Merayakan ulang tahun
merupakan sejarah lama. Orang-orang jaman dahulu tidak mengetahui dengan pasti
hari kelahiran mereka, karena waktu itu mereka menggunakan tanda waktu dari pergantian
bulan dan musim. Sejalan dengan peradaban manusia, diciptakanlah kalender.
Kalender memudahkan manusia untuk mengingat dan merayakan hal-hal penting
setiap tahunnya, dan ulang tahun merupakan salah satunya.
Banyak simbol-simbol
yang diasosiasikan atau berhubungan dengan ulang tahun sejak ratusan tahun
lalu. Ada sedikit penjelasan mengapa perayaan ulang tahun harus menggunakan
kue. Salah satu cerita mengatakan, karena waktu dulu bangsa Yunani menggunakan
kue untuk persembahan ke kuil dewi bulan, Artemis. Mereka
menggunakan kue berbentuk bulat yang merepresentasikan bulan purnama. Cerita
lainnya tentang kue ulang tahun yang bermula di Jerman yang disebut sebagai “Geburtstagorten”
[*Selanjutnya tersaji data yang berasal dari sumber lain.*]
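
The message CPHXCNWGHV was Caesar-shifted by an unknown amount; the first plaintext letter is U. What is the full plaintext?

From the crib: C(2)−U(20)=-18≡8, so the shift is 8.
Subtract 8 from each ciphertext letter:
C(2): 2−8=-6≡20 → U
P(15): 15−8=7 → H
H(7): 7−8=-1≡25 → Z
X(23): 23−8=15 → P
C(2): 2−8=-6≡20 → U
N(13): 13−8=5 → F
W(22): 22−8=14 → O
G(6): 6−8=-2≡24 → Y
H(7): 7−8=-1≡25 → Z
V(21): 21−8=13 → N

UHZPUFOYZN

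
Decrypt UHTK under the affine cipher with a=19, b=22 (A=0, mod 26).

ERTY

The inverse of 19 mod 26 is 11, since 19·11=209≡1. Apply D(y)=11·(y−22) mod 26:
U(20): 11·(20−22)=-22≡4 → E
H(7): 11·(7−22)=-165≡17 → R
T(19): 11·(19−22)=-33≡19 → T
K(10): 11·(10−22)=-132≡24 → Y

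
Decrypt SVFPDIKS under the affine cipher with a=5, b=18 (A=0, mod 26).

The inverse of 5 mod 26 is 21, since 5·21=105≡1. Apply D(y)=21·(y−18) mod 26:
S(18): 21·(18−18)=0 → A
V(21): 21·(21−18)=63≡11 → L
F(5): 21·(5−18)=-273≡13 → N
P(15): 21·(15−18)=-63≡15 → P
D(3): 21·(3−18)=-315≡23 → X
I(8): 21·(8−18)=-210≡24 → Y
K(10): 21·(10−18)=-168≡14 → O
S(18): 21·(18−18)=0 → A

ALNPXYOA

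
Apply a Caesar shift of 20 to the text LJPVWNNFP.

FDJPQHHZJ

L(11): 11+20=31≡5 → F
J(9): 9+20=29≡3 → D
P(15): 15+20=35≡9 → J
V(21): 21+20=41≡15 → P
W(22): 22+20=42≡16 → Q
N(13): 13+20=33≡7 → H
N(13): 13+20=33≡7 → H
F(5): 5+20=25 → Z
P(15): 15+20=35≡9 → J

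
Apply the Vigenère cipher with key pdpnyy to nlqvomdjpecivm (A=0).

cofimksmeragkp

Repeat the key across the message: pdpnyypdpnyypd
n(13)+p(15): 28≡2 → c
l(11)+d(3): 14 → o
q(16)+p(15): 31≡5 → f
v(21)+n(13): 34≡8 → i
o(14)+y(24): 38≡12 → m
m(12)+y(24): 36≡10 → k
d(3)+p(15): 18 → s
j(9)+d(3): 12 → m
p(15)+p(15): 30≡4 → e
e(4)+n(13): 17 → r
c(2)+y(24): 26≡0 → a
i(8)+y(24): 32≡6 → g
v(21)+p(15): 36≡10 → k
m(12)+d(3): 15 → p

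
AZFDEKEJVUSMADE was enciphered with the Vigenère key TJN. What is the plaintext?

Repeat the key across the ciphertext: TJNTJNTJNTJNTJN
A(0)−T(19): -19≡7 → H
Z(25)−J(9): 16 → Q
F(5)−N(13): -8≡18 → S
D(3)−T(19): -16≡10 → K
E(4)−J(9): -5≡21 → V
K(10)−N(13): -3≡23 → X
E(4)−T(19): -15≡11 → L
J(9)−J(9): 0 → A
V(21)−N(13): 8 → I
U(20)−T(19): 1 → B
S(18)−J(9): 9 → J
M(12)−N(13): -1≡25 → Z
A(0)−T(19): -19≡7 → H
D(3)−J(9): -6≡20 → U
E(4)−N(13): -9≡17 → R

HQSKVXLAIBJZHUR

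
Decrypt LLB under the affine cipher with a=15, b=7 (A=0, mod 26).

The inverse of 15 mod 26 is 7, since 15·7=105≡1. Apply D(y)=7·(y−7) mod 26:
L(11): 7·(11−7)=28≡2 → C
L(11): 7·(11−7)=28≡2 → C
B(1): 7·(1−7)=-42≡10 → K

CCK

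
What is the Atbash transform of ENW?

E(4) → V(21)
N(13) → M(12)
W(22) → D(3)

VMD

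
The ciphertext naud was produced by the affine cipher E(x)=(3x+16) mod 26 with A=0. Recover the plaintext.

The inverse of 3 mod 26 is 9, since 3·9=27≡1. Apply D(y)=9·(y−16) mod 26:
n(13): 9·(13−16)=-27≡25 → z
a(0): 9·(0−16)=-144≡12 → m
u(20): 9·(20−16)=36≡10 → k
d(3): 9·(3−16)=-117≡13 → n

zmkn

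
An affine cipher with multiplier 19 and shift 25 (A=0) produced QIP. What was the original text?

FVU

The inverse of 19 mod 26 is 11, since 19·11=209≡1. Apply D(y)=11·(y−25) mod 26:
Q(16): 11·(16−25)=-99≡5 → F
I(8): 11·(8−25)=-187≡21 → V
P(15): 11·(15−25)=-110≡20 → U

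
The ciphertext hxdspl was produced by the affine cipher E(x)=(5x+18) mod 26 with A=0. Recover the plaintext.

The inverse of 5 mod 26 is 21, since 5·21=105≡1. Apply D(y)=21·(y−18) mod 26:
h(7): 21·(7−18)=-231≡3 → d
x(23): 21·(23−18)=105≡1 → b
d(3): 21·(3−18)=-315≡23 → x
s(18): 21·(18−18)=0 → a
p(15): 21·(15−18)=-63≡15 → p
l(11): 21·(11−18)=-147≡9 → j

dbxapj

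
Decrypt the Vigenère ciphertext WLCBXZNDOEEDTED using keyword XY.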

adalah salah satu tipe kue ulang tahun yang biasa digunakan saat ulang tahun.
Kue ini adalah kue dengan beberapa layer yang rasanya lebih manis dari kue
berbahan roti.
Simbol lain yang
selalu menyertai kue ulang tahun adalah penggunaan lilin ulang tahun di atas
kue. Orang Yunani yang mempersembahkan kue mereka ke dewi Artemis juga
meletakan lilin-lilin di atasnya karena membuat kue tersebut terlihat terang
menyala sepeti bulan (gibbons, 1986). Orang Jerman terkenal sebagai
orang yang ahli membuat lilin dan juga mulai membuat lilin-lilin kecil untuk
kue mereka. Beberapa orang mengatakan bahwa lilin diletakan dengan alasan
keagamaan/religi. Beberapa orang jerman meletakan lilin besar di tengah-tengah
kue mereka untuk menandakan “Terangnya Kehidupan” (Corwin,1986). Yang
lainnya percaya bahwa asap dari lilin tersebut akan membawa pengharapan mereka
ke surga.
Saat ini banyak orang
hanya mengucapkan pengharapan di dalam hati sambil meniup lilin. Mereka percaya
bahwa meniup semua lilin yang ada dalam satu hembusan akan membawa nasib baik.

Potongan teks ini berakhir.